Siyasi hayatımızda, 12 Eylül'de herkesin üzerinde olumsuz kararları bulunan bir kişinin (12 Eylül dönemi Savcısı Nurettin Soyer) evladını sen İzmir'e aday gösteriyorsun? Bu ismi ülkücü kimliği taşıyan hiç kimse kabul edemez. Onu belediye başkanı olarak görmez. Devrimci olan hiç kimse bunu kabul edemez. Kim kabul edebilir, 12 Eylül'ün bir avuç yandaşı bunu kabul eder. ABD'ye veya başka bir ülkeye kaçan savcılar var mesela Zekeriya Öz. Türkiye'ye gelse, FETÖ'nün bir partisi olmasa hangi parti alıp bunu aday gösterebilir. Böyle şey olur mu? İçişlerine karışamayız, istediğini yapar da siyaseten baktığınız vakit herhalde kime ne hizmet ediyorlar?
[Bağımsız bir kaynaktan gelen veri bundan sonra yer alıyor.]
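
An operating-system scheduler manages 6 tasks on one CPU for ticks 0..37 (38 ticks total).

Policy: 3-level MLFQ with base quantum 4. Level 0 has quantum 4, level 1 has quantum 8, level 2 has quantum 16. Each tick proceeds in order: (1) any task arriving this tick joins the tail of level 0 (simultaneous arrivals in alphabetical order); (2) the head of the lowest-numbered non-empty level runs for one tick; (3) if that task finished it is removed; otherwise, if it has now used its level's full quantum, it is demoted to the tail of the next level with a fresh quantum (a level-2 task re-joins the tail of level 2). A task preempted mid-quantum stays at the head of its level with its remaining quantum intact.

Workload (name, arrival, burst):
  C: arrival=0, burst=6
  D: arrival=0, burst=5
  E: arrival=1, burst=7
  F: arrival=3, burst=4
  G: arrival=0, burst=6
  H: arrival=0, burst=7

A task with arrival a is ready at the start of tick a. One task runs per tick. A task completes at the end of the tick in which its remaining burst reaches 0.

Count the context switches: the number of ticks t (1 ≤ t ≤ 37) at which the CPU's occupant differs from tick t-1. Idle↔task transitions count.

t=0: L0/L1/L2 = CDGH/-/- → run C
t=1: L0/L1/L2 = CDGHE/-/- → run C
t=2: L0/L1/L2 = CDGHE/-/- → run C
t=3: L0/L1/L2 = CDGHEF/-/- → run C
t=4: L0/L1/L2 = DGHEF/C/- → run D
t=5: L0/L1/L2 = DGHEF/C/- → run D
t=6: L0/L1/L2 = DGHEF/C/- → run D
t=7: L0/L1/L2 = DGHEF/C/- → run D
t=8: L0/L1/L2 = GHEF/CD/- → run G
t=9: L0/L1/L2 = GHEF/CD/- → run G
t=10: L0/L1/L2 = GHEF/CD/- → run G
t=11: L0/L1/L2 = GHEF/CD/- → run G
t=12: L0/L1/L2 = HEF/CDG/- → run H
t=13: L0/L1/L2 = HEF/CDG/- → run H
t=14: L0/L1/L2 = HEF/CDG/- → run H
t=15: L0/L1/L2 = HEF/CDG/- → run H
t=16: L0/L1/L2 = EF/CDGH/- → run E
t=17: L0/L1/L2 = EF/CDGH/- → run E
t=18: L0/L1/L2 = EF/CDGH/- → run E
t=19: L0/L1/L2 = EF/CDGH/- → run E
t=20: L0/L1/L2 = F/CDGHE/- → run F
t=21: L0/L1/L2 = F/CDGHE/- → run F
t=22: L0/L1/L2 = F/CDGHE/- → run F
t=23: L0/L1/L2 = F/CDGHE/- → run F
t=24: L0/L1/L2 = -/CDGHE/- → run C
t=25: L0/L1/L2 = -/CDGHE/- → run C
t=26: L0/L1/L2 = -/DGHE/- → run D
t=27: L0/L1/L2 = -/GHE/- → run G
t=28: L0/L1/L2 = -/GHE/- → run G
t=29: L0/L1/L2 = -/HE/- → run H
t=30: L0/L1/L2 = -/HE/- → run H
t=31: L0/L1/L2 = -/HE/- → run H
t=32: L0/L1/L2 = -/E/- → run E
t=33: L0/L1/L2 = -/E/- → run E
t=34: L0/L1/L2 = -/E/- → run E
t=35: (idle)
t=36: (idle)
t=37: (idle)

context switches = 11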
Siz kalkacaksınız 12 Eylül'ü yargılayacaksınız, apoletlerini sökeceksiniz. Sonra belli bir döneme geleceksiniz. Hepsi hayatlarını kaybetmiş hakkın rahmetine kavuşmuş insanlar. Onlara karşı önemli duruşlar sergilediniz. Şimdi kalkıyorsunuz onların savcısının oğlunu aday yapıyorsunuz. Bunun izah edilmesi lazım. Kim izah edecek? Çok konuşan Manisa Milletvekili (Özgür Özel) izah edemez. Ama Atatürkçü, Kemalist, CHP geleneğini, fikrini samimiyetle savunan, demokrasiden yana tavrını koyan insanların bunu sorgulaması lazım. Devrimci hareketin mensupları var. Onlar nasıl kabul edecek? Sadece ‘benim savcım Nurettin Soyer değildi' mi diyecek? Peki darbenin bir başka savcısı seni sorguladı ve ağır cezalar verdi, idam etti. İsmi Nurettin Soyer olmadı diye onun oğlunu kabul edeceksin, öbürünü bilmem ne yapacaksın? Türkiye'nin esas bu karmaşayı çözmesi lazım. Bu gidişat sağlıklı bir gidişat değil.